For both mains and alts, I’d love to see some Anima increases offered as a Renown reward – not as exponentially powerful as Artifact Knowledge was, but maybe perks at like 2 different Renown ranks to increase anima power token rewards by 1 (2 at a higher rank) or to increase the anima given per token by 50-100%, something like that. You could even make it a thing like it only deposits at the higher rate, so the 1,000 anima weekly still takes the same amount of time and content to do, if that is a concern for the designers at Blizzard. However, I think that anima feels like it gates too many things and there just isn’t a strong way for a player to increase their income short of just doing every world quest for it and then waiting for more.
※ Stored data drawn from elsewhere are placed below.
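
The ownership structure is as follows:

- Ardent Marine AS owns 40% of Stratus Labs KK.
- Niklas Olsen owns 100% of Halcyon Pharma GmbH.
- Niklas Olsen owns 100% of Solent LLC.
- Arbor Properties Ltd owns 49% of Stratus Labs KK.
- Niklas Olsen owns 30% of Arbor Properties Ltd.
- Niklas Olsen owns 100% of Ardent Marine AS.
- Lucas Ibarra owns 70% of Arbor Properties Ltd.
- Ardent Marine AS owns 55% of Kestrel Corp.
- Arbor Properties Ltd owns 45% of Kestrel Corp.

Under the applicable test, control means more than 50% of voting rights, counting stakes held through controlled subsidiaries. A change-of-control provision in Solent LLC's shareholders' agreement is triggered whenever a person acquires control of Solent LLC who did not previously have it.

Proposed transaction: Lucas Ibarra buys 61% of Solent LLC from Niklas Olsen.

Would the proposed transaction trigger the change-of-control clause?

Yes

The purchase adds only to Lucas's holdings (Niklas's stake shrinks), so Lucas is the only person who could newly come to control Solent.
Lucas holds 70% of Arbor, so Lucas controls Arbor.
Neither Lucas nor any entity Lucas controls holds any voting interest in Solent.
So before the transaction, Lucas does not control Solent.
After the purchase, Lucas holds 61% of Solent directly, and Niklas's stake falls to 39%.
Lucas holds 61% of Solent, so Lucas controls Solent.
Lucas did not control Solent before and does after, so the clause is triggered.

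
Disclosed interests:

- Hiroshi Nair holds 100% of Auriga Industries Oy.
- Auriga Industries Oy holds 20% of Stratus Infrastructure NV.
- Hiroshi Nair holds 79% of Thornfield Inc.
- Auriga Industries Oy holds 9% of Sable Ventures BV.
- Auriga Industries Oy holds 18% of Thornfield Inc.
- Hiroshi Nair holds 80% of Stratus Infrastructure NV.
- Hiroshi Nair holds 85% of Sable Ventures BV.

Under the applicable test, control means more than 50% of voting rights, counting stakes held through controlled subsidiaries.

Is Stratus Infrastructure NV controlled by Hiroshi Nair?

Yes

Hiroshi holds 100% of Auriga, so Hiroshi controls Auriga.
Auriga and Hiroshi together hold 20% + 80% = 100% of Stratus, so Hiroshi controls Stratus.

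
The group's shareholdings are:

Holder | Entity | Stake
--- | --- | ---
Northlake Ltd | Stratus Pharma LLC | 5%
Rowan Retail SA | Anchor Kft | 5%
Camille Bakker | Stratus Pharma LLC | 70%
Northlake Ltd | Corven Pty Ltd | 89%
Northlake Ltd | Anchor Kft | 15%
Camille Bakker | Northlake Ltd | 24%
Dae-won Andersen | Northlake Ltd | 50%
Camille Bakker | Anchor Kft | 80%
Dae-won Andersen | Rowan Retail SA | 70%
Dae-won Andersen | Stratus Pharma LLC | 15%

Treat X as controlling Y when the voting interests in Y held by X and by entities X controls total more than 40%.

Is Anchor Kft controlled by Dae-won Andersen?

No

Dae-won holds 70% of Rowan, so Dae-won controls Rowan.
Dae-won holds 50% of Northlake, so Dae-won controls Northlake.
Northlake holds 89% of Corven, so Dae-won controls Corven.
In Anchor, Dae-won's side holds only 15% + 5% = 20%, not > 40%.
So Dae-won does not control Anchor.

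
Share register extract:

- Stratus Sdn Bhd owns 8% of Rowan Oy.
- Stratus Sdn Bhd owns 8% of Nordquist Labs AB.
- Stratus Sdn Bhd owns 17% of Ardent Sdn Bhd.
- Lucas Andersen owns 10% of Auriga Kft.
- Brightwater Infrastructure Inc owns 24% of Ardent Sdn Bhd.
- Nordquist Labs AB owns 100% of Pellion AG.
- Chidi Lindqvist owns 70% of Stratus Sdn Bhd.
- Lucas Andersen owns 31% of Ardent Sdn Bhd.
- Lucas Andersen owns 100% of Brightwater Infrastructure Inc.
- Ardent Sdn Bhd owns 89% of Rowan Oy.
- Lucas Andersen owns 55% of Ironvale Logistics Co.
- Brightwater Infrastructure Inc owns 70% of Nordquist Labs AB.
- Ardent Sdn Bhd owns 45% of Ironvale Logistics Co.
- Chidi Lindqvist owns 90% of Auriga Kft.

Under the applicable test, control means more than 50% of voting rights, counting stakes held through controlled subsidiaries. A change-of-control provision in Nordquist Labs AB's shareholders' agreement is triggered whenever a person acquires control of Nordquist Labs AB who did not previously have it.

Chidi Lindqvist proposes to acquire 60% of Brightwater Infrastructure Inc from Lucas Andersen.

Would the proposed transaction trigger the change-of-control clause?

The purchase adds only to Chidi's holdings (Lucas's stake shrinks), so Chidi is the only person who could newly come to control Nordquist.
Chidi holds 90% of Auriga, so Chidi controls Auriga.
Chidi holds 70% of Stratus, so Chidi controls Stratus.
In Nordquist, Chidi's side holds only 8%, not > 50%.
So before the transaction, Chidi does not control Nordquist.
After the purchase, Chidi holds 60% of Brightwater directly, and Lucas's stake falls to 40%.
Chidi holds 60% of Brightwater, so Chidi controls Brightwater.
Stratus and Brightwater together hold 8% + 70% = 78% of Nordquist, so Chidi controls Nordquist.
Chidi did not control Nordquist before and does after, so the clause is triggered.

Yes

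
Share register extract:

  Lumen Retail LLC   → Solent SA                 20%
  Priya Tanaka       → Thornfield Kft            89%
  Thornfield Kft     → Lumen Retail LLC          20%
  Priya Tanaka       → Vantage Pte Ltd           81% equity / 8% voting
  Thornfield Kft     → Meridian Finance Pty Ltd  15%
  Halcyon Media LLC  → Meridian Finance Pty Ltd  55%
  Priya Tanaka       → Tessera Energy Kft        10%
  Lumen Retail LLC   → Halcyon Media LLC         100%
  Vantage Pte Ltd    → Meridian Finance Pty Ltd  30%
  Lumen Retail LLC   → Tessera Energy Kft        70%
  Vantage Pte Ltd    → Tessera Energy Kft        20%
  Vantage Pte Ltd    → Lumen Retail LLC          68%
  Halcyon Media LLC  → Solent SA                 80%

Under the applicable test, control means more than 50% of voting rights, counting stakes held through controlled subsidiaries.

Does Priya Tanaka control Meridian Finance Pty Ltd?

Priya holds 89% of Thornfield, so Priya controls Thornfield.
In Meridian, Priya's side holds only 15%, not > 50%.
So Priya does not control Meridian.

No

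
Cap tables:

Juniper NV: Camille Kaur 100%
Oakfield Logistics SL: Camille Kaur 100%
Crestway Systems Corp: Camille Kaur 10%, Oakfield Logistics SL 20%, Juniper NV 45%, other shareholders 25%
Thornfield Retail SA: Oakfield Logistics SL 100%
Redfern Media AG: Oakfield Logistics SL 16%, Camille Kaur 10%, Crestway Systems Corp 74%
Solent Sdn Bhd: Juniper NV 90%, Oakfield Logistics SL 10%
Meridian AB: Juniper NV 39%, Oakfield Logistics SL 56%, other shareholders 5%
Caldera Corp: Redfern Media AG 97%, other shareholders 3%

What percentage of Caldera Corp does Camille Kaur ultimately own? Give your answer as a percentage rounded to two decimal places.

79.06%

Camille reaches Caldera along 5 paths.
Via Oakfield → Redfern: 100% × 16% × 97% = 15.52%.
Via Redfern: 10% × 97% = 9.7%.
Via Crestway → Redfern: 10% × 74% × 97% = 7.178%.
Via Oakfield → Crestway → Redfern: 100% × 20% × 74% × 97% = 14.356%.
Via Juniper → Crestway → Redfern: 100% × 45% × 74% × 97% = 32.301%.
Total: 15.52% + 9.7% + 7.178% + 14.356% + 32.301% = 79.055%.
Rounded: 79.06%.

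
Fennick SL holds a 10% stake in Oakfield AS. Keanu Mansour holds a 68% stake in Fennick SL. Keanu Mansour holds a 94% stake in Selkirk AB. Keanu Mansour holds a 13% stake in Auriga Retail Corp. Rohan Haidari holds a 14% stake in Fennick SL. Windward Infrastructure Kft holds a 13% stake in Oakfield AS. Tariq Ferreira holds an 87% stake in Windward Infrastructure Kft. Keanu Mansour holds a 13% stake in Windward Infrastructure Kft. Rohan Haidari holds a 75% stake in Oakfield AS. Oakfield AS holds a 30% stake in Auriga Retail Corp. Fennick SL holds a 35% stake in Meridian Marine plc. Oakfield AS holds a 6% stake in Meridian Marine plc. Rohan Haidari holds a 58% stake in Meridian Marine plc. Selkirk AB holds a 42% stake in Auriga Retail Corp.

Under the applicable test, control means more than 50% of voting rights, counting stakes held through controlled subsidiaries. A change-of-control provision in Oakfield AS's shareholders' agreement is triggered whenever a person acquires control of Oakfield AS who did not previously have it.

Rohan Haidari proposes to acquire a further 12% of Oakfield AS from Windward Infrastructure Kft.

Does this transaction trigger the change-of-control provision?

No

The purchase adds only to Rohan's holdings (Windward's stake shrinks), so Rohan is the only person who could newly come to control Oakfield.
Rohan holds 75% of Oakfield, so Rohan controls Oakfield.
So Rohan already controls Oakfield before the transaction.
After the purchase, Rohan's direct stake in Oakfield rises to 75% + 12% = 87%, and Windward's stake falls to 1%.
Rohan controlled Oakfield already, so this is not a new person acquiring control; every other person's position is unchanged or reduced.
No new person acquires control, so the clause is not triggered.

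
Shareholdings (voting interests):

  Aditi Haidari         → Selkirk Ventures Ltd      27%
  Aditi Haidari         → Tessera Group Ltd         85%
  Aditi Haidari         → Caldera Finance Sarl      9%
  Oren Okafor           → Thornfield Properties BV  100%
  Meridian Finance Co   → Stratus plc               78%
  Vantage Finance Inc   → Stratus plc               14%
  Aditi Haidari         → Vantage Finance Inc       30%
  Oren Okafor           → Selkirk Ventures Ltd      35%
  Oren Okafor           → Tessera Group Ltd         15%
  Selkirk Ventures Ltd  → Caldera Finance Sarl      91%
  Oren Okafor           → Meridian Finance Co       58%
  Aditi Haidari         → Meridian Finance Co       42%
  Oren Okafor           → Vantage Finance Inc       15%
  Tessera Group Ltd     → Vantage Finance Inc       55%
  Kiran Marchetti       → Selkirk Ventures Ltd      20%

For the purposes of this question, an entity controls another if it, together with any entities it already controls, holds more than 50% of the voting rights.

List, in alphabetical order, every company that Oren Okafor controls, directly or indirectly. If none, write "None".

Meridian Finance Co, Stratus plc, Thornfield Properties BV

Oren holds 58% of Meridian, so Oren controls Meridian.
Meridian holds 78% of Stratus, so Oren controls Stratus.
Oren holds 100% of Thornfield, so Oren controls Thornfield.
No other company's threshold is met.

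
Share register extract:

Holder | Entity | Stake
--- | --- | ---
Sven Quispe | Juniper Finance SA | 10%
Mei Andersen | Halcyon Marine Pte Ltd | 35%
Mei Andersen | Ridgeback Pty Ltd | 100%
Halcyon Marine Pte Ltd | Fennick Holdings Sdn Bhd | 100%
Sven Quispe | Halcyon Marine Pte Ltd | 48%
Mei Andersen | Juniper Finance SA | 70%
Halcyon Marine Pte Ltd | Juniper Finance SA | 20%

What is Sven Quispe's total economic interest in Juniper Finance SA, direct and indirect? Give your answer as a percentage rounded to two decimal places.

Sven reaches Juniper along 2 paths.
Via Halcyon: 48% × 20% = 9.6%.
Direct stake: 10% = 10%.
Total: 9.6% + 10% = 19.6%.
Rounded: 19.60%.

19.60%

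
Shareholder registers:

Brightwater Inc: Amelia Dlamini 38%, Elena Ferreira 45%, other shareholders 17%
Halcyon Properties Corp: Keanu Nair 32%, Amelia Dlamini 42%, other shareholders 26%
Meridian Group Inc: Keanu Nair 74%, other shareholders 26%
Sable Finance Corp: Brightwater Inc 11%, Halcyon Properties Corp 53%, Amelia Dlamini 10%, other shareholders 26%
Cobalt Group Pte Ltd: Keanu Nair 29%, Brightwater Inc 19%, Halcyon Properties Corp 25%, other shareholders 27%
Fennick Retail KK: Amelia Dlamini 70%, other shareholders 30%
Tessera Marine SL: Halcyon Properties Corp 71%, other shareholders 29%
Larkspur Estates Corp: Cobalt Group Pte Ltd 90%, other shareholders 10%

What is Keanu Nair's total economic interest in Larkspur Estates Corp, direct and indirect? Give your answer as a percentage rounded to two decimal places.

33.30%

Keanu reaches Larkspur along 2 paths.
Via Cobalt: 29% × 90% = 26.1%.
Via Halcyon → Cobalt: 32% × 25% × 90% = 7.2%.
Total: 26.1% + 7.2% = 33.3%.
Rounded: 33.30%.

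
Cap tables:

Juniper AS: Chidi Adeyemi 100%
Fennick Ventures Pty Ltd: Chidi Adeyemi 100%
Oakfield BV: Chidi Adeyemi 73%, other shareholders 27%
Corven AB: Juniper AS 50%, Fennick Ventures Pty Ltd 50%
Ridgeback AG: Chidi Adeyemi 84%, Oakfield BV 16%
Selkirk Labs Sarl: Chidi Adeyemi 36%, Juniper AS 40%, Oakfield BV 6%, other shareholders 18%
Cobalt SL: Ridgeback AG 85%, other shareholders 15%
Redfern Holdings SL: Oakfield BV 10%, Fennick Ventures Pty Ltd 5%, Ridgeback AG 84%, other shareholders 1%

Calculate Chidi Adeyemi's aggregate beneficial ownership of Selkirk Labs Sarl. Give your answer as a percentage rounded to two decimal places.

80.38%

Chidi reaches Selkirk along 3 paths.
Direct stake: 36% = 36%.
Via Juniper: 100% × 40% = 40%.
Via Oakfield: 73% × 6% = 4.38%.
Total: 36% + 40% + 4.38% = 80.38%.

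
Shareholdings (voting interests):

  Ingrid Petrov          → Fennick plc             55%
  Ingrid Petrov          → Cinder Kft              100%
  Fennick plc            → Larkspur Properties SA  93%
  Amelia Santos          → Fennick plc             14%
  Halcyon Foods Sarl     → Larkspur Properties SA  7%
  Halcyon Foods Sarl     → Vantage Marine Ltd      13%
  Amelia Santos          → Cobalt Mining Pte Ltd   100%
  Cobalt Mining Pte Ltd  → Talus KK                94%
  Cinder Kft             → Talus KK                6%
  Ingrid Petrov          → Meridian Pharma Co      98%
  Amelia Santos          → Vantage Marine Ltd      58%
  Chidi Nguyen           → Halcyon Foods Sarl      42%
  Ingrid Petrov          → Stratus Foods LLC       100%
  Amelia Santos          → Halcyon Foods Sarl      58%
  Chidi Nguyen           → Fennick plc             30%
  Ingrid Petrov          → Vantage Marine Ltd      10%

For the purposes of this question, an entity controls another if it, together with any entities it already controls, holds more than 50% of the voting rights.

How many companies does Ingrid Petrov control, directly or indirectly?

5

Ingrid holds 55% of Fennick, so Ingrid controls Fennick.
Ingrid holds 100% of Stratus, so Ingrid controls Stratus.
Fennick holds 93% of Larkspur, so Ingrid controls Larkspur.
Ingrid holds 100% of Cinder, so Ingrid controls Cinder.
Ingrid holds 98% of Meridian, so Ingrid controls Meridian.
No other company's threshold is met.
Ingrid controls 5 companies.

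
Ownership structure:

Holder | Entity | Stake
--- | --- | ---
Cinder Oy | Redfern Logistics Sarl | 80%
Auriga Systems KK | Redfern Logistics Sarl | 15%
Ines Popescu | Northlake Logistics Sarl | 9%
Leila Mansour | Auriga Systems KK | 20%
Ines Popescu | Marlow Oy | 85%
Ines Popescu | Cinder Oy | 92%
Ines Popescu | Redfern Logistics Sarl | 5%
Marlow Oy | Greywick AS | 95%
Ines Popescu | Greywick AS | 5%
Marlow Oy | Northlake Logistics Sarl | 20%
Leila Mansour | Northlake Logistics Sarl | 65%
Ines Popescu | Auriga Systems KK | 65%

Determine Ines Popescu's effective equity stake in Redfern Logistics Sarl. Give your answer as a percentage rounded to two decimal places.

88.35%

Ines reaches Redfern along 3 paths.
Via Cinder: 92% × 80% = 73.6%.
Via Auriga: 65% × 15% = 9.75%.
Direct stake: 5% = 5%.
Total: 73.6% + 9.75% + 5% = 88.35%.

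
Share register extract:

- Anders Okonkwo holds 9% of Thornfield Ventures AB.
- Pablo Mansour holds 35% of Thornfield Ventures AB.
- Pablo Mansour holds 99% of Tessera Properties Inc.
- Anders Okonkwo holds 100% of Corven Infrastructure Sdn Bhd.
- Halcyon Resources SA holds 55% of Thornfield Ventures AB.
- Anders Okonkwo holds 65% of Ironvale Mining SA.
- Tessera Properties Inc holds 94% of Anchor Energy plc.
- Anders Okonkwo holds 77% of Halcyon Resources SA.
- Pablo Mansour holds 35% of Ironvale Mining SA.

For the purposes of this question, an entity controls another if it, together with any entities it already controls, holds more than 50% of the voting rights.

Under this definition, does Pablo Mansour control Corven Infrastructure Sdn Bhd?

Pablo holds 99% of Tessera, so Pablo controls Tessera.
Tessera holds 94% of Anchor, so Pablo controls Anchor.
Neither Pablo nor any entity Pablo controls holds any voting interest in Corven.
So Pablo does not control Corven.

No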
And yes, lorewise, the Shadowlands are in an anima drought, but the implication of the story thus far is that our efforts all over are fixing this – we’re bringing anima back to the Covenants, we’ve stopped the forces of Sire Denathrius and their anima-siphoning ways, and we’re in the Maw fighting the servants of the Jailer to prevent the anima flow from Revendreth from creating an overpowered death army – the situation is improving and our Anima rewards should reflect this.
My opinion on alt play in Shadowlands has improved from actually, uh, leveling and playing an alt. The Threads of Fate system is surprisingly robust and offers a mode of gameplay I hope we don’t see fade out in 10.0 or beyond, and the whole thing is peppered with thoughtful touches – Renown catchup doesn’t mess around, the first-calling weapon freebies is surprisingly great (and both good enough to use right away while being low item level enough that any content you can do with weapons on the line gives better), and I honestly find the Covenant Armor upgrading system offers the best early-endgame catchup for alts the game has ever had. It is quick, painless, and while it can offer some support to mains for lagging armor slots, it shines for alts, where you can guarantee multiple upgrades are available upon reaching the level cap nearly immediately.
The problems one might run into with an alt are, likewise, endemic to the larger endgame. A lack of detailed information in-game on all the various systems can grate on a player even after experiencing it previously, the shortage of Anima rewards is heavily felt and even more so on an alt where they make up a crucial part of your catchup plan, a reduction in rewards can sometimes make completing content on an alt feel a little less valuable (once you are caught up on Renown, Callings again become experiences in tedium only worth reputation, a sometimes-Conduit, and a pile of grays worth some cash), and while Ven’ari upgrades make the Maw and Torghast content a bit easier in some ways, it also stands to reason that the content in question isn’t as worth doing on an alt – The Maw almost not at all, Torghast depends on how badly you want/need a legendary for the type of gameplay you enjoy on your alts.
Overall, though, I definitely find Shadowlands a surprising leap forward in alt-friendliness and the systems around it are far more robust and well-made than I expected them to be. It remains to be seen how these problems will feel on a second alt or a twentieth alt, but for now, I remain quite impressed.